Filmlerden ilki olan 6 Underground beni çocukken kurduğum hayallere taşıdı. Kötü adamları yenen, beyni kadar kaslarını da geliştirmiş olan milyarder bir bilim adamının dünyayı daha iyi bir yer yapmak için sergilediği kurgusal ve yavan bir performans.

İkinci film Skandal ise doğrunun arkasından giden, erkek egemen dünyadaki tüm haksızlıklara, tacizlere karşı korkusuzca direnen kadınların gerçek hayattan alınan hikayeleri.

***

6 Underground, Netflix'in yeni filmi. Kendilerini ölü olarak gösterip, suçluların peşine düşen 6 kişilik grubun hikayesini konu ediyor. Armageddon ve 2007'de başlayan uzun soluklu Transformers serisinin ünlü yönetmeni Michael Bay'in kamera arkasına geçtiği aksiyon filminin başrolünü Ryan Reynolds üstlenmiş. Film, yaklaşık 150 milyon dolarlık iddialı bütçesiyle müthiş bir aksiyon seyri sunuyor. Ocean’s Eleven (2001), Mission: Impossible (1996) gibi örneklere benzese de amaç başta yazdığım gibi bu 6 kişinin 'dünyayı değiştirme' çabası.
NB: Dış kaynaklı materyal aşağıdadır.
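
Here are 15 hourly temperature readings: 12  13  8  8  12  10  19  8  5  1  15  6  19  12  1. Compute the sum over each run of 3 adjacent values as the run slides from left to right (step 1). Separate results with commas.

12 13 8 → sum 33
13 8 8 → sum 29
8 8 12 → sum 28
8 12 10 → sum 30
12 10 19 → sum 41
10 19 8 → sum 37
19 8 5 → sum 32
8 5 1 → sum 14
5 1 15 → sum 21
1 15 6 → sum 22
15 6 19 → sum 40
6 19 12 → sum 37
19 12 1 → sum 32

33, 29, 28, 30, 41, 37, 32, 14, 21, 22, 40, 37, 32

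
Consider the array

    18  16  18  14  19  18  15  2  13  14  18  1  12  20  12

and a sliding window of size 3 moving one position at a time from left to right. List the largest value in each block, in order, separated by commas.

Sliding a size-3 window across the 15 values:
[18, 16, 18] → max 18
[16, 18, 14] → max 18
[18, 14, 19] → max 19
[14, 19, 18] → max 19
[19, 18, 15] → max 19
[18, 15, 2] → max 18
[15, 2, 13] → max 15
[2, 13, 14] → max 14
[13, 14, 18] → max 18
[14, 18, 1] → max 18
[18, 1, 12] → max 18
[1, 12, 20] → max 20
[12, 20, 12] → max 20

18, 18, 19, 19, 19, 18, 15, 14, 18, 18, 18, 20, 20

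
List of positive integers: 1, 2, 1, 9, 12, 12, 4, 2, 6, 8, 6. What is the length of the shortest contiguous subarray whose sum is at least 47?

Extend right; whenever the sum reaches 47, record the length and shrink from the left:
add 1: running sum 1 < 47
add 2: running sum 3 < 47
add 1: running sum 4 < 47
add 9: running sum 13 < 47
add 12: running sum 25 < 47
add 12: running sum 37 < 47
add 4: running sum 41 < 47
add 2: running sum 43 < 47
add 6: shortest ending here [2, 1, 9, 12, 12, 4, 2, 6] sum 48, len 8
add 8: shortest ending here [9, 12, 12, 4, 2, 6, 8] sum 53, len 7
add 6: shortest ending here [12, 12, 4, 2, 6, 8, 6] sum 50, len 7
Shortest qualifying length: 7.

7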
Filmi izlediğinizde çok para harcandığını görebilseniz de pek çok sahnenin ders niteliğinde olduğunu fark etseniz de güzel fikirlerle benzenmiş aksiyonlar yaratılmış olduğunu düşünseniz de ne yazık ki yaratması gereken duyguyu tam olarak veremiyor. "Onu da yapalım, bunu da yapalım" derken film ekibi yemeğin tuzunu unutmuş gibi duruyor.
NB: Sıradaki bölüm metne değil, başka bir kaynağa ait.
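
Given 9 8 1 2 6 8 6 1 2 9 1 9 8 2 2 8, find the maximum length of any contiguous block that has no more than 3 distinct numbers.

5

add 9: window [9] (1 distinct), len 1
add 8: window [9, 8] (2 distinct), len 2
add 1: window [9, 8, 1] (3 distinct), len 3
add 2: window [8, 1, 2] (3 distinct), len 3
add 6: window [1, 2, 6] (3 distinct), len 3
add 8: window [2, 6, 8] (3 distinct), len 3
add 6: window [2, 6, 8, 6] (3 distinct), len 4
add 1: window [6, 8, 6, 1] (3 distinct), len 4
add 2: window [6, 1, 2] (3 distinct), len 3
add 9: window [1, 2, 9] (3 distinct), len 3
add 1: window [1, 2, 9, 1] (3 distinct), len 4
add 9: window [1, 2, 9, 1, 9] (3 distinct), len 5
add 8: window [9, 1, 9, 8] (3 distinct), len 4
add 2: window [9, 8, 2] (3 distinct), len 3
add 2: window [9, 8, 2, 2] (3 distinct), len 4
add 8: window [9, 8, 2, 2, 8] (3 distinct), len 5
Longest length with ≤3 distinct: 5.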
Filmde, ismini ve geçmişini saklayan, teknoloji düşkünü fakat iyiliksever milyarder One, “Turgistan” isimli ülkenin başındaki diktatöre darbe yapmak için bir plan geliştiriyor. Tabi, ben de filmi izleyen pek çok kişi gibi böyle bir ülke var mı diye merak ettim. Gördüm ki kurgu bir ülke yaratılmış olsa da bu isim tesadüfen seçilmemiş. Geçmişte var olan bir ülkeden alıntı yapılmış. Ne ilginçtir ki filmin içinde Osmanlı Padişahlarına da bir gönderme yapılıyor. Ve bir ayrıntı da ülkenin bayrağında yer alan hilal...
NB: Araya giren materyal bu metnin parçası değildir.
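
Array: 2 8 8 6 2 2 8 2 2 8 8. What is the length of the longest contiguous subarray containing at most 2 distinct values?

add 2: window [2] (1 distinct), len 1
add 8: window [2, 8] (2 distinct), len 2
add 8: window [2, 8, 8] (2 distinct), len 3
add 6: window [8, 8, 6] (2 distinct), len 3
add 2: window [6, 2] (2 distinct), len 2
add 2: window [6, 2, 2] (2 distinct), len 3
add 8: window [2, 2, 8] (2 distinct), len 3
add 2: window [2, 2, 8, 2] (2 distinct), len 4
add 2: window [2, 2, 8, 2, 2] (2 distinct), len 5
add 8: window [2, 2, 8, 2, 2, 8] (2 distinct), len 6
add 8: window [2, 2, 8, 2, 2, 8, 8] (2 distinct), len 7
Longest length with ≤2 distinct: 7.

7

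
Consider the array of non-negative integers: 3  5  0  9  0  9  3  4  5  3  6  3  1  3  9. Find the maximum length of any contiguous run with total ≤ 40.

add 3: [3] sum 3, len 1
add 5: [3, 5] sum 8, len 2
add 0: [3, 5, 0] sum 8, len 3
add 9: [3, 5, 0, 9] sum 17, len 4
add 0: [3, 5, 0, 9, 0] sum 17, len 5
add 9: [3, 5, 0, 9, 0, 9] sum 26, len 6
add 3: [3, 5, 0, 9, 0, 9, 3] sum 29, len 7
add 4: [3, 5, 0, 9, 0, 9, 3, 4] sum 33, len 8
add 5: [3, 5, 0, 9, 0, 9, 3, 4, 5] sum 38, len 9
add 3: [5, 0, 9, 0, 9, 3, 4, 5, 3] sum 38, len 9
add 6: [0, 9, 0, 9, 3, 4, 5, 3, 6] sum 39, len 9
add 3: [0, 9, 3, 4, 5, 3, 6, 3] sum 33, len 8
add 1: [0, 9, 3, 4, 5, 3, 6, 3, 1] sum 34, len 9
add 3: [0, 9, 3, 4, 5, 3, 6, 3, 1, 3] sum 37, len 10
add 9: [3, 4, 5, 3, 6, 3, 1, 3, 9] sum 37, len 9
Longest length seen: 10.

10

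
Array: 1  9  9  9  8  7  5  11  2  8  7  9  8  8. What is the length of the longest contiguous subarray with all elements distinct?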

Yani elimizde “Turgistan” adında bir ülke, onu yöneten savurgan bir diktatör, içinde insanların yaşamak zorunda olduğu kampların yer aldığı topraklar ve bir de bayraktaki hilal var... One, diktatörün yerine kardeşini geçirmek gibi ulvi bir görev belirler.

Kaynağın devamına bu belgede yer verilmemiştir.